Selain itu diperlukan adanya Instrumen sebagai dasar hukum untuk memberantas dan mencegah terjadinya tindak pidana korupsi. Disinilah pentingnya peran serta lembaga Negara dalam membuat undang-undang tentang, pemberantasan tindak pidana korupsi dalam memuat ketentuan pidana yaitu :
1. Menentukan pidana minimum khusus
2. Pidana denda yang lebih tinggi, dan
3. Ancaman pidana mati
Ketentuan pidana dapat dibaca dalam UU RI No. 31 Tahun 1999 tentang Tindak Pidana Korupsi pasal 2 :
Ayat (1) Setiap orang yang melakukan tindak pidana korupsi dikenakan sanksi pidana penjara dan denda. Orang yang melakukan tindak pidana korupsi dipidana dengan pidana penjara seumur hidup atau pidana penjara paling singkat 4(empat) tahun, dan paling lama 20 (dua puluh) tahun, dan denda paling sedikit Rp 200.000.000,- (dua ratus juta rupiah) dan paling banyak Rp 1.000.000.000,- (satu miliar rupiah).
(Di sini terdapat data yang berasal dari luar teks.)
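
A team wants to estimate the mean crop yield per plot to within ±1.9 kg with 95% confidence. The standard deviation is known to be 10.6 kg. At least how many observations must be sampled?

For a mean, the margin of error is E = z·σ/√n, so n = (zσ/E)².
At 95% confidence, z = 1.960.
n = (1.960 × 10.6 / 1.9)² = 119.57
Round up: n = 120.

n = 120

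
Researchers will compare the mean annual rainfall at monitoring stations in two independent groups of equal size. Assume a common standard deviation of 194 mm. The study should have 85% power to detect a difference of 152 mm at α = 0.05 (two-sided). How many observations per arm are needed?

30 per group

For two equal groups, n per group = 2·((z_{α/2} + z_β)·σ/δ)².
z_{α/2} = 1.960; z_β = 1.036 (power 85%).
n = 2 × (2.996 × 194 / 152)² = 2 × 14.62 = 29.24
Round up: n = 30 per group.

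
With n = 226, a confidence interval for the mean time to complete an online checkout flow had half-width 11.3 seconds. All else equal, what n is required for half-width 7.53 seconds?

Margin of error scales as 1/√n, so n₂ = n₁·(E₁/E₂)².
n₂ = 226 × (11.3/7.53)² = 226 × 2.252 = 508.95
Round up: n₂ = 509.

n = 509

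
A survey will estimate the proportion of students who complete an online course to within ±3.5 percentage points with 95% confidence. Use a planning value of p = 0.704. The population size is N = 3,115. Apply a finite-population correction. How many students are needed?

n = 541

For a proportion with margin E = 0.035 at 95% confidence, z = 1.960.
n = p̂(1−p̂)(z/E)² = 0.704 × 0.296 × (1.960/0.035)² = 653.49 — call this n₀.
Finite-population correction with N = 3,115: n = n₀ / (1 + (n₀−1)/N) = 653.49 / 1.209 = 540.52
Round up: n = 541.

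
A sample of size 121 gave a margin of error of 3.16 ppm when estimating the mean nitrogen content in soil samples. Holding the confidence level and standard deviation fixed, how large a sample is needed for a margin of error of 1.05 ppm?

Margin of error scales as 1/√n, so n₂ = n₁·(E₁/E₂)².
n₂ = 121 × (3.16/1.05)² = 121 × 9.057 = 1095.90
Round up: n₂ = 1096.

1096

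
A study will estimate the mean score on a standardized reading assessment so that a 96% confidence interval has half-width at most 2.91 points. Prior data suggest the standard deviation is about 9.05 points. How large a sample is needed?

For a mean, the margin of error is E = z·σ/√n, so n = (zσ/E)².
At 96% confidence, z = 2.054.
n = (2.054 × 9.05 / 2.91)² = 40.80
Round up: n = 41.

41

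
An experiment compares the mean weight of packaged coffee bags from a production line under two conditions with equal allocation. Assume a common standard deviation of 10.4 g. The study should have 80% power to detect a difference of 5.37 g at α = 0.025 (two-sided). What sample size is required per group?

72 per group

For two equal groups, n per group = 2·((z_{α/2} + z_β)·σ/δ)².
z_{α/2} = 2.241; z_β = 0.842 (power 80%).
n = 2 × (3.083 × 10.4 / 5.37)² = 2 × 35.65 = 71.30
Round up: n = 72 per group.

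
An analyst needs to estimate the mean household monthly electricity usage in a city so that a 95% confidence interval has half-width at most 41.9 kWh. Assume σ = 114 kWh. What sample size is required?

29

For a mean, the margin of error is E = z·σ/√n, so n = (zσ/E)².
At 95% confidence, z = 1.960.
n = (1.960 × 114 / 41.9)² = 28.44
Round up: n = 29.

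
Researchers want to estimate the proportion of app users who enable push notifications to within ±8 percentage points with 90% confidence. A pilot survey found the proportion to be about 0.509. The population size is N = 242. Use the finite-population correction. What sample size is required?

For a proportion with margin E = 0.08 at 90% confidence, z = 1.645.
n = p̂(1−p̂)(z/E)² = 0.509 × 0.491 × (1.645/0.08)² = 105.67 — call this n₀.
Finite-population correction with N = 242: n = n₀ / (1 + (n₀−1)/N) = 105.67 / 1.433 = 73.74
Round up: n = 74.

74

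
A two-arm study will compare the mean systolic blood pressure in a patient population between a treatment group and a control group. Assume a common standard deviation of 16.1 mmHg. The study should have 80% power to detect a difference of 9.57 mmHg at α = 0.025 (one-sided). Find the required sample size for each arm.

For two equal groups, n per group = 2·((z_α + z_β)·σ/δ)².
z_α = 1.960; z_β = 0.842 (power 80%).
n = 2 × (2.802 × 16.1 / 9.57)² = 2 × 22.22 = 44.44
Round up: n = 45 per group.

45 per group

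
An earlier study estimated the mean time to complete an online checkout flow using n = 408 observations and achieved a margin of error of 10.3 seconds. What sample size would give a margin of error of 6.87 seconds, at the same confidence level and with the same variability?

Margin of error scales as 1/√n, so n₂ = n₁·(E₁/E₂)².
n₂ = 408 × (10.3/6.87)² = 408 × 2.248 = 917.18
Round up: n₂ = 918.

918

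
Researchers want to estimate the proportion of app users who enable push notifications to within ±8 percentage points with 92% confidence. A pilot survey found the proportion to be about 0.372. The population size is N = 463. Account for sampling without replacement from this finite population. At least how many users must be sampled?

91

For a proportion with margin E = 0.08 at 92% confidence, z = 1.751.
n = p̂(1−p̂)(z/E)² = 0.372 × 0.628 × (1.751/0.08)² = 111.92 — call this n₀.
Finite-population correction with N = 463: n = n₀ / (1 + (n₀−1)/N) = 111.92 / 1.24 = 90.26
Round up: n = 91.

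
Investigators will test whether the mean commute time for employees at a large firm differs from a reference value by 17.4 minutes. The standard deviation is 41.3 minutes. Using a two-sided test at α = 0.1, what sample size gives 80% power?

For a one-sample z-test, n = ((z_{α/2} + z_β)·σ/δ)².
z_{α/2} = 1.645 (two-sided α = 0.1); z_β = 0.842 (power 80% → β = 0.2).
n = (2.487 × 41.3 / 17.4)² = 34.85
Round up: n = 35.

35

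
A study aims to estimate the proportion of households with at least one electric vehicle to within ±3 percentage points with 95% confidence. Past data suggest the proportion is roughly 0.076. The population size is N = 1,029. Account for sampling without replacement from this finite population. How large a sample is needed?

For a proportion with margin E = 0.03 at 95% confidence, z = 1.960.
n = p̂(1−p̂)(z/E)² = 0.076 × 0.924 × (1.960/0.03)² = 299.75 — call this n₀.
Finite-population correction with N = 1,029: n = n₀ / (1 + (n₀−1)/N) = 299.75 / 1.29 = 232.36
Round up: n = 233.

233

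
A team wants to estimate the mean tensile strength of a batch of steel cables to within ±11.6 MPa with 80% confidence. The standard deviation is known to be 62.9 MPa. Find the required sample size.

For a mean, the margin of error is E = z·σ/√n, so n = (zσ/E)².
At 80% confidence, z = 1.282.
n = (1.282 × 62.9 / 11.6)² = 48.32
Round up: n = 49.

49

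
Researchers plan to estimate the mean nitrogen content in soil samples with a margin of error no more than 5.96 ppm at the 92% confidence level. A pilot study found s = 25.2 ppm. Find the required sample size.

n = 55

For a mean, the margin of error is E = z·σ/√n, so n = (zσ/E)².
At 92% confidence, z = 1.751.
n = (1.751 × 25.2 / 5.96)² = 54.81
Round up: n = 55.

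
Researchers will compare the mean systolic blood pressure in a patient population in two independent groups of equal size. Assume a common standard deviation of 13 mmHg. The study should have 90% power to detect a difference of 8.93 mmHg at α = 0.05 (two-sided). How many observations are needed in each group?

For two equal groups, n per group = 2·((z_{α/2} + z_β)·σ/δ)².
z_{α/2} = 1.960; z_β = 1.282 (power 90%).
n = 2 × (3.242 × 13 / 8.93)² = 2 × 22.27 = 44.54
Round up: n = 45 per group.

45 per group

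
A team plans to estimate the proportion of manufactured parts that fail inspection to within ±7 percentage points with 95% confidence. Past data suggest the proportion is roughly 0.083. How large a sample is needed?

60

For a proportion with margin E = 0.07 at 95% confidence, z = 1.960.
n = p̂(1−p̂)(z/E)² = 0.083 × 0.917 × (1.960/0.07)² = 59.67
Round up: n = 60.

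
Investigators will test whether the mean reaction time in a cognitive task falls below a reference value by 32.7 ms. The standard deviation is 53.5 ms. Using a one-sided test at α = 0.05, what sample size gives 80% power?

For a one-sample z-test, n = ((z_α + z_β)·σ/δ)².
z_α = 1.645 (one-sided α = 0.05); z_β = 0.842 (power 80% → β = 0.2).
n = (2.487 × 53.5 / 32.7)² = 16.56
Round up: n = 17.

17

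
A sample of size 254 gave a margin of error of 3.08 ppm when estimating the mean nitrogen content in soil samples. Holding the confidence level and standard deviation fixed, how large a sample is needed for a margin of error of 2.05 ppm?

Margin of error scales as 1/√n, so n₂ = n₁·(E₁/E₂)².
n₂ = 254 × (3.08/2.05)² = 254 × 2.257 = 573.28
Round up: n₂ = 574.

n = 574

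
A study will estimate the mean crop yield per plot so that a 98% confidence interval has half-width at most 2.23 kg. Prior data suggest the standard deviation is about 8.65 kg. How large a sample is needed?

For a mean, the margin of error is E = z·σ/√n, so n = (zσ/E)².
At 98% confidence, z = 2.326.
n = (2.326 × 8.65 / 2.23)² = 81.40
Round up: n = 82.

82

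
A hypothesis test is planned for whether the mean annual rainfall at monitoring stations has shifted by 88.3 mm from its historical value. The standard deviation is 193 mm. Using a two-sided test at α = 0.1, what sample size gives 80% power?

n = 30

For a one-sample z-test, n = ((z_{α/2} + z_β)·σ/δ)².
z_{α/2} = 1.645 (two-sided α = 0.1); z_β = 0.842 (power 80% → β = 0.2).
n = (2.487 × 193 / 88.3)² = 29.55
Round up: n = 30.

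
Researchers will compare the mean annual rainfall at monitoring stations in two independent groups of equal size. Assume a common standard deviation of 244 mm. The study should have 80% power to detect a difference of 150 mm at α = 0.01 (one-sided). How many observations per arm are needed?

54 per group

For two equal groups, n per group = 2·((z_α + z_β)·σ/δ)².
z_α = 2.326; z_β = 0.842 (power 80%).
n = 2 × (3.168 × 244 / 150)² = 2 × 26.56 = 53.12
Round up: n = 54 per group.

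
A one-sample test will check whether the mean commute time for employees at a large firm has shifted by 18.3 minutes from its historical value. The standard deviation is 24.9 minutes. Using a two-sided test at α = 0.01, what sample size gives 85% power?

25

For a one-sample z-test, n = ((z_{α/2} + z_β)·σ/δ)².
z_{α/2} = 2.576 (two-sided α = 0.01); z_β = 1.036 (power 85% → β = 0.15).
n = (3.612 × 24.9 / 18.3)² = 24.15
Round up: n = 25.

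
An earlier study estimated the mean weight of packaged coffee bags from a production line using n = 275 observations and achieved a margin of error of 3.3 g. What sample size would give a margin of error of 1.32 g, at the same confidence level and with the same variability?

Margin of error scales as 1/√n, so n₂ = n₁·(E₁/E₂)².
n₂ = 275 × (3.3/1.32)² = 275 × 6.25 = 1718.75
Round up: n₂ = 1719.

1719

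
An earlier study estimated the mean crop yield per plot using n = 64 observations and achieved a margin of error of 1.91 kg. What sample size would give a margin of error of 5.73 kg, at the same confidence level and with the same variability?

n = 8

Margin of error scales as 1/√n, so n₂ = n₁·(E₁/E₂)².
n₂ = 64 × (1.91/5.73)² = 64 × 0.1111 = 7.11
Round up: n₂ = 8.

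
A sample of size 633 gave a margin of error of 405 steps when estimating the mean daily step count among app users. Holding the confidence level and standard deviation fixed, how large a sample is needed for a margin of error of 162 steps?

3957

Margin of error scales as 1/√n, so n₂ = n₁·(E₁/E₂)².
n₂ = 633 × (405/162)² = 633 × 6.25 = 3956.25
Round up: n₂ = 3957.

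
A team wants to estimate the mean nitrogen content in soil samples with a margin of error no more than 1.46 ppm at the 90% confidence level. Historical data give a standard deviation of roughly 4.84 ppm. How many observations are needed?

For a mean, the margin of error is E = z·σ/√n, so n = (zσ/E)².
At 90% confidence, z = 1.645.
n = (1.645 × 4.84 / 1.46)² = 29.74
Round up: n = 30.

30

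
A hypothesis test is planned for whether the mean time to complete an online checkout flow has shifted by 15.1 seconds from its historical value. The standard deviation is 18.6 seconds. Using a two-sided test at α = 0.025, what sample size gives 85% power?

For a one-sample z-test, n = ((z_{α/2} + z_β)·σ/δ)².
z_{α/2} = 2.241 (two-sided α = 0.025); z_β = 1.036 (power 85% → β = 0.15).
n = (3.277 × 18.6 / 15.1)² = 16.29
Round up: n = 17.

17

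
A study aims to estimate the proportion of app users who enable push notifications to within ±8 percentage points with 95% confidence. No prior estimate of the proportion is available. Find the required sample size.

151

For a proportion with margin E = 0.08 at 95% confidence, z = 1.960.
With no prior estimate, use p = 0.5, which maximizes p(1−p) at 0.25.
n = 0.25 × (z/E)² = 0.25 × (1.960/0.08)² = 150.06
Round up: n = 151.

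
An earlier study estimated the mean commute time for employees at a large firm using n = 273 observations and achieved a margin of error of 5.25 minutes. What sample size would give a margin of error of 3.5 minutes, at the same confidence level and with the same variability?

Margin of error scales as 1/√n, so n₂ = n₁·(E₁/E₂)².
n₂ = 273 × (5.25/3.5)² = 273 × 2.25 = 614.25
Round up: n₂ = 615.

615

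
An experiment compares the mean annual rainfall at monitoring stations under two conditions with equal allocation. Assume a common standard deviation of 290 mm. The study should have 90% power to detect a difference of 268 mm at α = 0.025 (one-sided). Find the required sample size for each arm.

For two equal groups, n per group = 2·((z_α + z_β)·σ/δ)².
z_α = 1.960; z_β = 1.282 (power 90%).
n = 2 × (3.242 × 290 / 268)² = 2 × 12.31 = 24.62
Round up: n = 25 per group.

25 per group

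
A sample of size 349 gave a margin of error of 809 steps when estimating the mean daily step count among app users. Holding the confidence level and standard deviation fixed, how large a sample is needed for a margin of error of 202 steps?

Margin of error scales as 1/√n, so n₂ = n₁·(E₁/E₂)².
n₂ = 349 × (809/202)² = 349 × 16.04 = 5597.96
Round up: n₂ = 5598.

n = 5598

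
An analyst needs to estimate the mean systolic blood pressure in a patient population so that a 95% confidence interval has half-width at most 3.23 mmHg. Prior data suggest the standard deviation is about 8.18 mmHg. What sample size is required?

For a mean, the margin of error is E = z·σ/√n, so n = (zσ/E)².
At 95% confidence, z = 1.960.
n = (1.960 × 8.18 / 3.23)² = 24.64
Round up: n = 25.

25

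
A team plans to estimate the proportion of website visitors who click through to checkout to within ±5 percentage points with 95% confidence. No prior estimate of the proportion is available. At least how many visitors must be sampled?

For a proportion with margin E = 0.05 at 95% confidence, z = 1.960.
With no prior estimate, use p = 0.5, which maximizes p(1−p) at 0.25.
n = 0.25 × (z/E)² = 0.25 × (1.960/0.05)² = 384.16
Round up: n = 385.

385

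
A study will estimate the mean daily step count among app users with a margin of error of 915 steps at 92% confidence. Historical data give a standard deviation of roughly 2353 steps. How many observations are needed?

For a mean, the margin of error is E = z·σ/√n, so n = (zσ/E)².
At 92% confidence, z = 1.751.
n = (1.751 × 2353 / 915)² = 20.28
Round up: n = 21.

21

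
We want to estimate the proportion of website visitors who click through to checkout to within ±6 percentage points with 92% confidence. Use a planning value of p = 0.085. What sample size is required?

67

For a proportion with margin E = 0.06 at 92% confidence, z = 1.751.
n = p̂(1−p̂)(z/E)² = 0.085 × 0.915 × (1.751/0.06)² = 66.24
Round up: n = 67.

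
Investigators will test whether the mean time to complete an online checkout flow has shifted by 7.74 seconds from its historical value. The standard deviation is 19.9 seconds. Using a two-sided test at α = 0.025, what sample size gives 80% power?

63

For a one-sample z-test, n = ((z_{α/2} + z_β)·σ/δ)².
z_{α/2} = 2.241 (two-sided α = 0.025); z_β = 0.842 (power 80% → β = 0.2).
n = (3.083 × 19.9 / 7.74)² = 62.83
Round up: n = 63.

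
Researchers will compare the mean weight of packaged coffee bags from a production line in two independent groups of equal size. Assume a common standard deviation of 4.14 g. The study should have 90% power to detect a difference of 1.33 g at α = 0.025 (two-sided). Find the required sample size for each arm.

For two equal groups, n per group = 2·((z_{α/2} + z_β)·σ/δ)².
z_{α/2} = 2.241; z_β = 1.282 (power 90%).
n = 2 × (3.523 × 4.14 / 1.33)² = 2 × 120.26 = 240.52
Round up: n = 241 per group.

241 per group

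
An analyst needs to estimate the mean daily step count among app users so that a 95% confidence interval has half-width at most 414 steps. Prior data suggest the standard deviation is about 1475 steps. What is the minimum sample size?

n = 49

For a mean, the margin of error is E = z·σ/√n, so n = (zσ/E)².
At 95% confidence, z = 1.960.
n = (1.960 × 1475 / 414)² = 48.76
Round up: n = 49.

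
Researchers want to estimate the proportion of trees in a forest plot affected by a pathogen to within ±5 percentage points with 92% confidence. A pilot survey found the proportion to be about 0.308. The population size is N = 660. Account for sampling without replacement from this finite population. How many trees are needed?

For a proportion with margin E = 0.05 at 92% confidence, z = 1.751.
n = p̂(1−p̂)(z/E)² = 0.308 × 0.692 × (1.751/0.05)² = 261.39 — call this n₀.
Finite-population correction with N = 660: n = n₀ / (1 + (n₀−1)/N) = 261.39 / 1.395 = 187.38
Round up: n = 188.

188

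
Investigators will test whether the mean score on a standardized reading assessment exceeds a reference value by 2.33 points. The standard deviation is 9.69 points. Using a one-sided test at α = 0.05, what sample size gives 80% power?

n = 107

For a one-sample z-test, n = ((z_α + z_β)·σ/δ)².
z_α = 1.645 (one-sided α = 0.05); z_β = 0.842 (power 80% → β = 0.2).
n = (2.487 × 9.69 / 2.33)² = 106.98
Round up: n = 107.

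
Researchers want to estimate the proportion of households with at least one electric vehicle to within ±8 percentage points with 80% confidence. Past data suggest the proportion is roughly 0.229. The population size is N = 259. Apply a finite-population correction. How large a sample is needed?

For a proportion with margin E = 0.08 at 80% confidence, z = 1.282.
n = p̂(1−p̂)(z/E)² = 0.229 × 0.771 × (1.282/0.08)² = 45.34 — call this n₀.
Finite-population correction with N = 259: n = n₀ / (1 + (n₀−1)/N) = 45.34 / 1.171 = 38.72
Round up: n = 39.

39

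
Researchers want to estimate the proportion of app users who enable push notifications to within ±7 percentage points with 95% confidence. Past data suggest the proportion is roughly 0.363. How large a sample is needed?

182

For a proportion with margin E = 0.07 at 95% confidence, z = 1.960.
n = p̂(1−p̂)(z/E)² = 0.363 × 0.637 × (1.960/0.07)² = 181.29
Round up: n = 182.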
Ayat (2) Dalam hal tindak pidana korupsi sebagaimana dimaksud dalam Ayat (1) dilakukan dalam keadaan tertentu, pidana mati dapat dijatuhkan.
Instrumen atau peraturan hukum akan edektif (berdaya guna) ketika dilaksanakan oleh aparat penegak hukum yakni, Kepolisisan, Kejaksaan, dan Pengadilan. Setiap perkara atu kasus tindak pidana korupsi yang dilaporkan masyarakat harus direspon atau ditindaklanjuti oleh penegak hukum dan diproses secara adil sesuai dengan aturan hukum yang berlaku sehingga secara perlahan tindak pidana korupsi berkurang dan pada akhirnya tindak pidana korupsi di Negara Indonesia tidak terjadi lagi.
Lembaga pengawas seperti Dewan Perwakilan Rakyat (DPR), Dewan Perwakilan Rakyat Daerah (DPRD), Badan Pemeriksa Keuangan (BPK), Badan Pemeriksa Keuangan Profinsi (BPKP), dan Badan Pengawas Daerah (Bawasda) mempunyai peranan enting dalam upaya pencegahan dan pemberantasan tindak pidana korupsi di Indonesia. Lembaga inilah yang secara langsung melakukan pengawasan atau control terhadap pemakaian keuangan Negara. Apabila tugas dan fungsi lembaga ini berjalan dengan semestinya, niscaya tindak pidana korupsi di Indonesia dapat dicegah, dan Indonesia bersih dari praktik korupsi.